Premier Li Keqiang clarified in the instruction that all levels of government and departments should carry out their responsibilities to increase investment, make effective and down-to-earth efforts in ensuring treatment, relief and medical security for patients.
He said that more key problems in science and technology, such as drug development, should be tackled, while more humanistic care should be delivered to patients to keep improving their quality of life, according to an article published on China's State Council website on Saturday.
China is including more AIDS medicine in its medical insurance system, which has helped relieve the burden for some patients, Wang Ruotao, a former research fellow at the National Center for AIDS Control and Prevention, told the Global Times.
Construction workers are taught about HIV prevention knowledge in Kunming, Southwest China's Yunan Province on Friday. Photo: VCG
More challenges aheadThe NHC report found that the number of teenagers and elderly people infected with HIV was on the rise among reported HIV infection cases during January to October.

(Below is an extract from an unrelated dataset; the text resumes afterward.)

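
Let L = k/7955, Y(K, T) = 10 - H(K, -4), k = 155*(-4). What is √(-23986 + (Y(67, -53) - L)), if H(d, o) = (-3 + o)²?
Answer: I*√60813828741/1591 ≈ 155.0*I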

People aged 60 or older and infected with HIV has surged in recent years from 9.7 percent in 2011 to 16.46 percent in 2018, said Wu, noting the boom even outstripped the increase in the elderly population in the country.
Many elderly people lack safe sex awareness, believing that they need no protection as they already lost their fertility, said Chinese experts, noting that the elderly also don't have sufficient knowledge of AIDS.
Meanwhile young people, despite available information about AIDS, easily forget risks in real life, said Wang. He pointed to emerging social media and dating apps.
Among cases of sexual transmission, men having sex with men (MSM) accounted for 23.3 percent of the newly infected AIDS patients in China from January to October this year.
It is estimated that one quarter of all people infected with HIV in China did not take a test, or are not aware of the infection.
The public's awareness of AIDS urgently needed to be improved, Zhou Yuhui, an official from NHC's disease control and prevention center was quoted by media as saying.
Peng Liyuan, wife of Chinese President Xi Jinping and a goodwill ambassador of the World Health Organization for tuberculosis and HIV/AIDS, attended an activity related World AIDS Day at Communication University of China in Beijing on Thursday.
During the activity, she visited AIDS prevention volunteer services and encouraged attendants to contribute their ideas to keep AIDS out of campus.
To raise people's awareness of AIDS prevention and treatment, Tencent and the Chinese Association of STD and AIDS Prevention and Control, introduced an online game on Sunday which focuses on the lives of three AIDS patients and follows their treatment.